India's Silver Imports Hit Three-Year Low Amid Strict Import Curbs
India's silver import volumes have plummeted to their lowest levels in over three years following aggressive government interventions. A combination of tightened regulatory restrictions and significantly higher import duties has drastically altered the landscape for precious metal inflows into the country.
Massive Slump in Import Value and Volume
Data compiled from the Ministry of Commerce and Industry reveals a staggering decline in silver imports for May. The value of imports crashed by 87% year-on-year, falling to just $75.57 million compared to $566.22 million in May of the previous year.
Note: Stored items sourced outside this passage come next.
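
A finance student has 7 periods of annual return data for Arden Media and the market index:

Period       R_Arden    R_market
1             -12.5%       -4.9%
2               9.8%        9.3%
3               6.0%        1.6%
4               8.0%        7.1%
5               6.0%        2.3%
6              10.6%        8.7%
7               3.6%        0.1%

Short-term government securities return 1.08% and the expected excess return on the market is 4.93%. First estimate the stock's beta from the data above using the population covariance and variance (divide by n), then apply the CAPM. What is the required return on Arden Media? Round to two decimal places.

Mean R_i = (-12.5 + 9.8 + 6.0 + 8.0 + 6.0 + 10.6 + 3.6) / 7 = 4.5000%
Mean R_m = (-4.9 + 9.3 + 1.6 + 7.1 + 2.3 + 8.7 + 0.1) / 7 = 3.4571%
Σ(R_i − R̄_i)(R_m − R̄_m) = 216.2700  ⇒  Cov = 216.2700 / 7 = 30.8957
Σ(R_m − R̄_m)² = 160.7971  ⇒  Var(R_m) = 160.7971 / 7 = 22.9710
β = Cov / Var(R_m) = 30.8957 / 22.9710 = 1.3450
E(R) = R_f + β × MRP = 1.08% + 1.3450 × 4.93% = 7.71%

7.71%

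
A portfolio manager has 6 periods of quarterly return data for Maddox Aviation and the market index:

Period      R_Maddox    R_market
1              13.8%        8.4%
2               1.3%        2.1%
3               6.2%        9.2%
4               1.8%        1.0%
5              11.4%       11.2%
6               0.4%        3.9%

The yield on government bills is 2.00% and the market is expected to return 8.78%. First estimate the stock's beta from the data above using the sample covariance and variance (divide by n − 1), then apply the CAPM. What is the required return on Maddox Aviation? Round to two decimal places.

Mean R_i = (13.8 + 1.3 + 6.2 + 1.8 + 11.4 + 0.4) / 6 = 5.8167%
Mean R_m = (8.4 + 2.1 + 9.2 + 1.0 + 11.2 + 3.9) / 6 = 5.9667%
Σ(R_i − R̄_i)(R_m − R̄_m) = 98.4933  ⇒  Cov = 98.4933 / 5 = 19.6987
Σ(R_m − R̄_m)² = 87.6533  ⇒  Var(R_m) = 87.6533 / 5 = 17.5307
β = Cov / Var(R_m) = 19.6987 / 17.5307 = 1.1237
MRP = 8.78% − 2.00% = 6.78%
E(R) = R_f + β × MRP = 2.00% + 1.1237 × 6.78% = 9.62%

9.62%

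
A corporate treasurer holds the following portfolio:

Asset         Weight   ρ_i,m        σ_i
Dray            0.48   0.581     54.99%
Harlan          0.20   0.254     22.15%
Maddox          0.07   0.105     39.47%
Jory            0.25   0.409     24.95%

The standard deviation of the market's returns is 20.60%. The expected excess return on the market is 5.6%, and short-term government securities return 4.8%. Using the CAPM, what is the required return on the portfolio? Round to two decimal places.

10.05%

β_Dray = 0.581 × 54.99% / 20.60% = 1.5509
β_Harlan = 0.254 × 22.15% / 20.60% = 0.2731
β_Maddox = 0.105 × 39.47% / 20.60% = 0.2012
β_Jory = 0.409 × 24.95% / 20.60% = 0.4954
β_P = Σ w_i β_i = 0.48×1.5509 + 0.20×0.2731 + 0.07×0.2012 + 0.25×0.4954 = 0.9370
E(R_P) = R_f + β_P × MRP = 4.8% + 0.9370 × 5.6% = 10.05%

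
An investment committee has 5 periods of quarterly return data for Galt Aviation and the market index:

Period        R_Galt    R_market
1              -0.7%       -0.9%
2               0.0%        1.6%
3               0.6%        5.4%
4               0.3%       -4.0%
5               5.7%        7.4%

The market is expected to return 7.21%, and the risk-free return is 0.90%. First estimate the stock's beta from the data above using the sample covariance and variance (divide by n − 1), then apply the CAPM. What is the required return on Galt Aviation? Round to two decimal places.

3.39%

Mean R_i = (-0.7 + 0.0 + 0.6 + 0.3 + 5.7) / 5 = 1.1800%
Mean R_m = (-0.9 + 1.6 + 5.4 − 4.0 + 7.4) / 5 = 1.9000%
Σ(R_i − R̄_i)(R_m − R̄_m) = 33.6400  ⇒  Cov = 33.6400 / 4 = 8.4100
Σ(R_m − R̄_m)² = 85.2400  ⇒  Var(R_m) = 85.2400 / 4 = 21.3100
β = Cov / Var(R_m) = 8.4100 / 21.3100 = 0.3947
MRP = 7.21% − 0.90% = 6.31%
E(R) = R_f + β × MRP = 0.90% + 0.3947 × 6.31% = 3.39%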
The impact is even more pronounced when viewed through volume metrics. Silver imports dropped by 94% year-on-year, totaling only 33 metric tonnes. This represents the lowest import volume recorded since February 2023. This sudden contraction comes after a period of unprecedented spending; India had spent a record $12 billion on silver imports during the 2025-26 financial year ending in March, a massive jump from the $4.8 billion spent in the preceding year.
Regulatory Tightening and Duty Hikes
The primary drivers behind this slump are strategic policy shifts by the Indian government aimed at managing foreign exchange reserves and narrowing the trade deficit. In mid-May, the government implemented immediate restrictions on silver imports in nearly all forms. This was further tightened earlier this month by placing silver grain and powder into a "restricted" category, now requiring formal prior import authorisation.
Simultaneously, the government has hiked import duties on both gold and silver from 6% to 15%. These measures are designed to ease the pressure on the Indian rupee and contain outflows, especially as elevated crude oil prices continue to strain the nation's foreign exchange position.
Impact on Domestic Markets and Global Prices
As the world’s largest consumer of silver, India relies on imports to meet more than 80% of its total demand. While silver is essential for traditional jewellery and silverware, recent demand has been heavily driven by investment vehicles, with silver Exchange-Traded Funds (ETFs) hitting record highs.
The current supply crunch is already being felt on the ground. Industry insiders report that while demand remains high, the new regulatory hurdles have made procurement difficult, causing local premiums to rise. Market analysts suggest that while these curbs help the national economy by reducing the trade deficit, the lower import volumes could eventually exert downward pressure on global silver prices.
Key Takeaways
- Drastic Decline: Silver import volumes fell 94% year-on-year to 33 metric tonnes in May, marking a three-year low.
- Policy Drivers: The slump is a direct result of silver being moved to a "restricted" category and import duties being hiked from 6% to 15%.
- Economic Objective: The government's move aims to narrow the trade deficit, protect foreign exchange reserves, and support the rupee amidst high oil prices.